Our Future Looks Poorer

On September 28, 2010 the U.S. Census released the 2009 American Consumer Survey. This survey reveals that last year was very difficult for America. The National Bureau of Economic Research (NBER) tells us that the "Great Recession" officially ended in December of 2009. Census data suggests that 2009 was a year of accelerating economic pain and loss. The labor force of the U.S. shrank by more than 130,000 between 2008 and 2009. The median family income decreased by $2,254 or 3.5%. Median is a better measure than average because the median family income sets the exact middle of the income distribution. Half of all families earn less than the median income and half of all families earn more than the median income. Average or mean measures are less sensitive to income distribution. The median income for all workers in the U.S. fell from $29,868 in 2008 to $28,365 in 2009. Median worker income declined by $1,503, or 5%. A staggering 48% of households earned less than $50,000 per year in 2008. In 2009, 49.8% of households earned less than $50,000. Income per person in the U.S., per capita income, declined from $27,589 in 2008 to $26,409 in 2009. Our per capita income declined by $1,108 or 4% in 2009.

Are you still surprised by anger at the polls? Might these numbers explain the seeming willingness of voters to try anything that looks different? Rising inequality, falling incomes and increasing poverty are very pronounced. When the data comes in next year for 2010, it is likely to show us that 2008-2010 witnessed a historic increase in poverty and inequality in the U.S. Our massive budget deficits have been directed in ways that lower poverty, increase employment or reduce inequality. Surely, these numbers would have been worse absent many programs. That is true and valid. However, it is way too hard out there to be smug about how much worse it could have been. Yes, it could be worse. Yes, it is getting worse.

Below follows a sketch of just how bad it is- from a poverty perspective.

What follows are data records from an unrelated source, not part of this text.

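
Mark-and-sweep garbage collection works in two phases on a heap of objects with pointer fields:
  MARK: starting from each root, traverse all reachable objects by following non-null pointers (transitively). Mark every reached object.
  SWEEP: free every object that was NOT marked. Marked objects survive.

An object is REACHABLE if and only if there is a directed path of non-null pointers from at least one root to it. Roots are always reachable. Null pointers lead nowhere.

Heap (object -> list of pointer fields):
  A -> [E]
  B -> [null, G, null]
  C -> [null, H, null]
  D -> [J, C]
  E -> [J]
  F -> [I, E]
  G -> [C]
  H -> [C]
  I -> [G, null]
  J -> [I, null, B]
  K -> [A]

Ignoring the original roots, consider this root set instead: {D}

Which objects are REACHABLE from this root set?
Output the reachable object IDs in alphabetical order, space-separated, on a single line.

Answer: B C D G H I J

Derivation:
Roots: D
Mark D: refs=J C, marked=D
Mark J: refs=I null B, marked=D J
Mark C: refs=null H null, marked=C D J
Mark I: refs=G null, marked=C D I J
Mark B: refs=null G null, marked=B C D I J
Mark H: refs=C, marked=B C D H I J
Mark G: refs=C, marked=B C D G H I J
Unmarked (collected): A E F K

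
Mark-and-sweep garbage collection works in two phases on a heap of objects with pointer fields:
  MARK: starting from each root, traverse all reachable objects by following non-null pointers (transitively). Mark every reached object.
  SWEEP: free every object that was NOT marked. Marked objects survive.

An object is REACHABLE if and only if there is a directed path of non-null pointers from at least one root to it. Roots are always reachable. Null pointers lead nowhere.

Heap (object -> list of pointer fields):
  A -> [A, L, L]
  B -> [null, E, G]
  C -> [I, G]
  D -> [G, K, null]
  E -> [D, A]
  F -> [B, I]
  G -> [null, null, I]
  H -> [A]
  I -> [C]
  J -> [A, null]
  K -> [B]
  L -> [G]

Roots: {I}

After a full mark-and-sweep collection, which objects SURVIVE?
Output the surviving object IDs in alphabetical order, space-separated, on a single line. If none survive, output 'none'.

Roots: I
Mark I: refs=C, marked=I
Mark C: refs=I G, marked=C I
Mark G: refs=null null I, marked=C G I
Unmarked (collected): A B D E F H J K L

Answer: C G I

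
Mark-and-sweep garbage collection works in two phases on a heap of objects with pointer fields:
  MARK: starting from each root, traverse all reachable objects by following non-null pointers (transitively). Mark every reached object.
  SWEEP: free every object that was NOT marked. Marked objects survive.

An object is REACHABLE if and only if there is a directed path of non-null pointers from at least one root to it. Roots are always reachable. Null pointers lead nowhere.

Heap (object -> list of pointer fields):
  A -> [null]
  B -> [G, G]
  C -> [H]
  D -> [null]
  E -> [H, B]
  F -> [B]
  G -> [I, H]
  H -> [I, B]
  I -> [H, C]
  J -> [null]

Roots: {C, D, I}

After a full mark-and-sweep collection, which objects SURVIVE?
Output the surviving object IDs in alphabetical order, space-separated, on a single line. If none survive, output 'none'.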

It is clear that the younger you are in America, the more likely you are to live in poverty. Young Americans are nearly twice as likely to be poor as older Americans. The below bar graph makes clear that this is true for African American, black, citizens as well as all citizens. The graphs in this short article are all made from newly released census data.


Being American gives you 1 in 7 chance of being poor. Being young raises this chance to 1 in 4. Being black in America means a 1 in 4 chance of being poor. Being young and black raises your chance of being poor up to 1 in 2.5. Dropping out of high school puts you on a path to a 1 in 4 chance of poverty. Finishing college dropped your chance of poverty in 2009 to 1 in 25. 18.7% of Americans living in major cities -- principle cities -- spent 2009 living in poverty. 27.8% of Americans living in major cities and under 18 years of age spent 2009 living in poverty. Near 1 in 3 young, urban Americans were poor last year. 9% of young, urban Americans under 18 earned less than half the poverty level income of $10,800 in 2009. Nearly 1 in 10 young, under 18, urban, Americans lived in extreme poverty in 2009. More than 1 in 3, 36% of female headed households lived in poverty in 2009. 17.3% of these female headed households lived in extreme poverty -- earning less than 50% of the federal poverty level. Young (under 18), Americans living with non relatives experienced a staggering 67% poverty rate in 2009.